No aspiro a grandes cosas en la vida. No tengo anhelos mayestáticos, ni sueños ambiciosos, ni fortunas inalcanzables que superar. Mi camino no ha estado sembrado de baches ni escollos, porque no me he apresurado con desenfreno a recorrer la vida pisando los escalones con desmesura, sino subiéndolos lentamente, de una manera sosegada pero progresiva, sin ascensos y descensos vertiginosos, de esos que producen desencuentros, desamores, deslealtades y zozobras. Si esto es la felicidad, puedo decir que la he alcanzado, y si no lo es, puedo decir con orgullo que he sido feliz de esta forma sencilla y transparente.

La felicidad no es un estado, por lo menos no es un estado permanente, ni definitivo. La felicidad es una serie de momentos, más o menos fluidos, más o menos aislados, más o menos espontáneos, que se dan en todas las personas, como se da la tristeza, la ambigüedad, la apatía o el desánimo. Sin embargo, creo que la felicidad se da más entre los que abrazan la humildad, el altruismo y la sencillez que entre los que se regodean con la soberbia, el egoísmo y la fastuosidad; y esto no pretendo que sea ni una declaración de principios ni una tesis irrefutable, porque lo único incuestionable es que nacemos desnudos y morimos solos, aunque nos rodeen en el último momento nuestros familiares o nuestros amigos; y durante el tiempo de nuestra vida luchamos por lo que no hemos traído, por lo que no necesitamos y por lo que no nos llevaremos, y esta es la mayor de las incongruencias del ser humano: luchar por todo aquello que antes o después vamos a dejar.

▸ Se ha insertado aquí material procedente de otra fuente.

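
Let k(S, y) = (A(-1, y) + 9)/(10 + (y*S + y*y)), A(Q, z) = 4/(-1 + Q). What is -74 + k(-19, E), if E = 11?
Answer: -5779/78 ≈ -74.090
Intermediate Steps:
k(S, y) = 7/(10 + y² + S*y) (k(S, y) = (4/(-1 - 1) + 9)/(10 + (y*S + y*y)) = (4/(-2) + 9)/(10 + (S*y + y²)) = (4*(-½) + 9)/(10 + (y² + S*y)) = (-2 + 9)/(10 + y² + S*y) = 7/(10 + y² + S*y))
-74 + k(-19, E) = -74 + 7/(10 + 11² - 19*11) = -74 + 7/(10 + 121 - 209) = -74 + 7/(-78) = -74 + 7*(-1/78) = -74 - 7/78 = -5779/78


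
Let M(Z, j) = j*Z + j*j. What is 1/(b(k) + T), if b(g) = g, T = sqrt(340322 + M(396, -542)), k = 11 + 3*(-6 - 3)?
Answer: 8/209599 + 3*sqrt(46606)/419198 ≈ 0.0015831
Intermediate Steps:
M(Z, j) = j**2 + Z*j (M(Z, j) = Z*j + j**2 = j**2 + Z*j)
k = -16 (k = 11 + 3*(-9) = 11 - 27 = -16)
T = 3*sqrt(46606) (T = sqrt(340322 - 542*(396 - 542)) = sqrt(340322 - 542*(-146)) = sqrt(340322 + 79132) = sqrt(419454) = 3*sqrt(46606) ≈ 647.65)
1/(b(k) + T) = 1/(-16 + 3*sqrt(46606))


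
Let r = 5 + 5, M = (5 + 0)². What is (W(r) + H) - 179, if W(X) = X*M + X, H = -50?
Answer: 31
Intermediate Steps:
M = 25 (M = 5² = 25)
r = 10
W(X) = 26*X (W(X) = X*25 + X = 25*X + X = 26*X)
(W(r) + H) - 179 = (26*10 - 50) - 179 = (260 - 50) - 179 = 210 - 179 = 31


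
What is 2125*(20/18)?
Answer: 21250/9 ≈ 2361.1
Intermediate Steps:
2125*(20/18) = 2125*(20*(1/18)) = 2125*(10/9) = 21250/9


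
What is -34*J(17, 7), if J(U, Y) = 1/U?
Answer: -2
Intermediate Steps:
-34*J(17, 7) = -34/17 = -34*1/17 = -2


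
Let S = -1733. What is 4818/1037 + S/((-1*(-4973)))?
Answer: 22162793/5157001 ≈ 4.2976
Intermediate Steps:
4818/1037 + S/((-1*(-4973))) = 4818/1037 - 1733/((-1*(-4973))) = 4818*(1/1037) - 1733/4973 = 4818/1037 - 1733*1/4973 = 4818/1037 - 1733/4973 = 22162793/5157001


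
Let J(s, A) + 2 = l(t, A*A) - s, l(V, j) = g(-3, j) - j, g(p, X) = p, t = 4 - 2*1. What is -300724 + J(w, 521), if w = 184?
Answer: -572354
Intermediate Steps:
t = 2 (t = 4 - 2 = 2)
l(V, j) = -3 - j
J(s, A) = -5 - s - A² (J(s, A) = -2 + ((-3 - A*A) - s) = -2 + ((-3 - A²) - s) = -2 + (-3 - s - A²) = -5 - s - A²)
-300724 + J(w, 521) = -300724 + (-5 - 1*184 - 1*521²) = -300724 + (-5 - 184 - 1*271441) = -300724 + (-5 - 184 - 271441) = -300724 - 271630 = -572354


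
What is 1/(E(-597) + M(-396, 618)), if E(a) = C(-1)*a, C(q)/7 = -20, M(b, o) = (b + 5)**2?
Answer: 1/236461 ≈ 4.2290e-6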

Creo que nada más tengo que decir. El espejo no me hace ver a un ser muy diferente de ese que a los veinte años veía. En esta vida sólo tengo palabras de agradecimiento. En primer lugar, a la vida, por cómo me ha tratado; en segundo lugar a la familia y a los amigos que —creo— siempre han visto en mí a una persona en la que confiar, y en último lugar a la naturaleza, a la providencia o a los dioses, que no me han castigado con penurias, miserias, necesidades o carencias.

No pretendo que esto sea una despedida de nada ni de nadie, porque espero que todavía me quede mucha cuerda y mucho camino por recorrer. Simplemente deseo ser, una vez más, agradecido a todos los que de alguna forma han compartido conmigo algunos momentos de su vida, y agradecido a ese Cosmos infinito que nos aguarda a todos, para que las moléculas que de nosotros queden al final de nuestra andadura sigan formando parte de él.